Mientras el señor Obama no ha dado muestras aún de entusiasmo por esta opción, sí ha enfatizado, en cambio, la importancia que asigna a los actores antagónicos en su nueva diplomacia. Sin duda que tratar con el adversario es fundamental, pero el éxito de esa opción no se asegura si se realiza subordinando al socio. Y menos cuando el adversario principal se asienta en una disputada zona geopolítica mientras que los problemas geopolíticos del socio no colisionan necesariamente con los norteamericanos.


Que los suramericanos estén divididos no es argumento para tratar con parte de ellos (los más o menos cercanos) en condiciones relegadas. Especialmente cuando en esta parte del Hemisferio se encuentran no sólo las economías mayores de la región (salvo México) sino los Estados de mayor proyección global.


Cuba, en cambio, representa no sólo el fracaso de 50 años de dictadura sino el más evidente obstáculo ideológico al progreso suramericano.


En efecto, la Cuba castrista ha sido un casus belli permanente en el área. No sólo colocó a América Latina en el centro de una guerra nuclear inminente, sino que embutió en la región la violencia sistémica de la Guerra Fría, trajo la guerra de guerrillas y estimuló la doctrina de la “seguridad nacional” y del conflicto asimétrico. La consecuencia de ello fue la polarización ideológica y la justificación del golpe militar. Ambas consecuencias impidieron la ejecución de los principios liberales expresados en la Carta de la OEA de 1948 y bloquearon la superación de las desigualdades sociales en el área.


A la luz de esos antecedentes, el régimen castrista debiera ser condenado o forzado a admitir sus responsabilidades y, desde luego, a abrirse si desea su reincorporación a las instituciones regionales. Pero, en lugar de ello, los latinoamericanos han preferido premiarlo y reconocerle el rol de gran fragmentador hemisférico, de fuente de poder ideológico, de baluarte nacionalista y de fuerza moral en la región.

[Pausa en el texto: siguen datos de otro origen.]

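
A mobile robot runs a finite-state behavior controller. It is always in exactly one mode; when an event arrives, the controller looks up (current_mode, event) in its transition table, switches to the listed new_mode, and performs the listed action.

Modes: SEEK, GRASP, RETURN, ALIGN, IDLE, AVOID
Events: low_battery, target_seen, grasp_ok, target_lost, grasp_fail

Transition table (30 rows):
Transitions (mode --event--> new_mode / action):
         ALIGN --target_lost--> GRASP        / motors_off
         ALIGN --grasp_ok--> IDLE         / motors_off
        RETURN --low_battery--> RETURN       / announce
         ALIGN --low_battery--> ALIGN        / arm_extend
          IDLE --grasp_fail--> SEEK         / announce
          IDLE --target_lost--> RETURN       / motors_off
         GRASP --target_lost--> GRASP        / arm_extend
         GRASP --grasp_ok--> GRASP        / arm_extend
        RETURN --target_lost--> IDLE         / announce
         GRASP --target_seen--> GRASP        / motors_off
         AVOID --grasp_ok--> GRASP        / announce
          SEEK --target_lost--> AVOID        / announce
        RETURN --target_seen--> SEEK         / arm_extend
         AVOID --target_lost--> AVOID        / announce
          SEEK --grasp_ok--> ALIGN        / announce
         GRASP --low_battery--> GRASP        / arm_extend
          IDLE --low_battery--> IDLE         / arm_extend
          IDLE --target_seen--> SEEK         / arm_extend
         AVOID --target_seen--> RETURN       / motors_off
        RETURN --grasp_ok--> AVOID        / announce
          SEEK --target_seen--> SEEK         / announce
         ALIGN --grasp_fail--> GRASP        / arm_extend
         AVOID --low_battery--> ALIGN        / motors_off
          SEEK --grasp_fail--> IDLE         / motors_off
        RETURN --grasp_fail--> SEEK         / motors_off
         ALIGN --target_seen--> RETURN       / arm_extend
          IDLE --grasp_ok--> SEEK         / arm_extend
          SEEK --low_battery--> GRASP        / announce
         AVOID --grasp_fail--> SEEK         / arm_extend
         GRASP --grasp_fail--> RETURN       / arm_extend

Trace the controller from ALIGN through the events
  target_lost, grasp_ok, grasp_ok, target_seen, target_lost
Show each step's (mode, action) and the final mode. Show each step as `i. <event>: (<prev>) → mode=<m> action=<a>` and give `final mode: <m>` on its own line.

final mode: GRASP

1. target_lost: (ALIGN) → mode=GRASP action=motors_off
2. grasp_ok: (GRASP) → mode=GRASP action=arm_extend
3. grasp_ok: (GRASP) → mode=GRASP action=arm_extend
4. target_seen: (GRASP) → mode=GRASP action=motors_off
5. target_lost: (GRASP) → mode=GRASP action=arm_extend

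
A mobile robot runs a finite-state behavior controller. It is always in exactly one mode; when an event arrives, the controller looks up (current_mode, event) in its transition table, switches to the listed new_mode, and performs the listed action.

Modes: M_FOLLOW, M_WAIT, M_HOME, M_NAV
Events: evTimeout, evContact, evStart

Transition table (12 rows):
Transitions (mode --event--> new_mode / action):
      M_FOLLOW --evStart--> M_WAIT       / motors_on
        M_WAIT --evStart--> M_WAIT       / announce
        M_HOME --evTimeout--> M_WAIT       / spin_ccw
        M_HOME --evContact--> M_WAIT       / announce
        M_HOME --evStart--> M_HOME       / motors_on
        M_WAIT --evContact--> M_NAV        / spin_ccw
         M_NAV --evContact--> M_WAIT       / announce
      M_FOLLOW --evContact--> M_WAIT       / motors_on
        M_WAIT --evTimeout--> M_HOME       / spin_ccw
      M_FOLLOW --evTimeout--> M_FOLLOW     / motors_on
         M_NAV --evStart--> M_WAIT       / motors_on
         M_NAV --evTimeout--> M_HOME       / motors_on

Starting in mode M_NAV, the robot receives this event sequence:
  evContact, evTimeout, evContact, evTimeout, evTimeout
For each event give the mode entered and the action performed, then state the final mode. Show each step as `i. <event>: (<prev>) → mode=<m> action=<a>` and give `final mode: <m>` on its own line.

final mode: M_WAIT

1. evContact: (M_NAV) → mode=M_WAIT action=announce
2. evTimeout: (M_WAIT) → mode=M_HOME action=spin_ccw
3. evContact: (M_HOME) → mode=M_WAIT action=announce
4. evTimeout: (M_WAIT) → mode=M_HOME action=spin_ccw
5. evTimeout: (M_HOME) → mode=M_WAIT action=spin_ccw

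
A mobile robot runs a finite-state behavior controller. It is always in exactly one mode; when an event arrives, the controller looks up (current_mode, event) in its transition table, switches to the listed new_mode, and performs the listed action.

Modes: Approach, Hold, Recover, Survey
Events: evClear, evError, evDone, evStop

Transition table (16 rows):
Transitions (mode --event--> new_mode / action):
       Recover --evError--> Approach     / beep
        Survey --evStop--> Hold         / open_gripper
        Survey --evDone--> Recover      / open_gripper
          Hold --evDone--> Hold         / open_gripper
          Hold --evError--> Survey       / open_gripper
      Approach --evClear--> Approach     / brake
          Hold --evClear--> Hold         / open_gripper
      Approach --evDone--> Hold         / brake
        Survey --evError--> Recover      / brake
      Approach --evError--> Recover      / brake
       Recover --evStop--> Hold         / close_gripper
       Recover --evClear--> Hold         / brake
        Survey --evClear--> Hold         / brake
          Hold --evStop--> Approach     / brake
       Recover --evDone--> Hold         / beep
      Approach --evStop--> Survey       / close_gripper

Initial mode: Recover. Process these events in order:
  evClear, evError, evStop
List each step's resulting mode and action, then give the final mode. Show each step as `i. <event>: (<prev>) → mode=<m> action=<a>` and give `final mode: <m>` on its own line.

1. evClear: (Recover) → mode=Hold action=brake
2. evError: (Hold) → mode=Survey action=open_gripper
3. evStop: (Survey) → mode=Hold action=open_gripper

final mode: Hold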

Esa posición “latinoamericana” (que no es consensual), puede facilitar la aproximación del señor Obama a Cuba, pero la traducción geopolítica de esas condiciones no resultará en una reconciliación fluida sino en disfunción estratégica en la región si los latinoamericanos y norteamericanos sensatos no corrigen su tendencia a repetir la historia.


Si alguna importancia tiene la aproximación cubana, ésta debiera ser la de su reforma sustancial, su contribución al fortalecimiento del sistema interamericano y su disposición a lograr estabilidad del área. En ello deberíamos trabajar con realismo antes que aceptar amnistías para un régimen que tiene inmensas deudas pendientes con los ciudadanos cubanos y con la comunidad internacional. La próxima administración norteamericana debe percatarse de ello.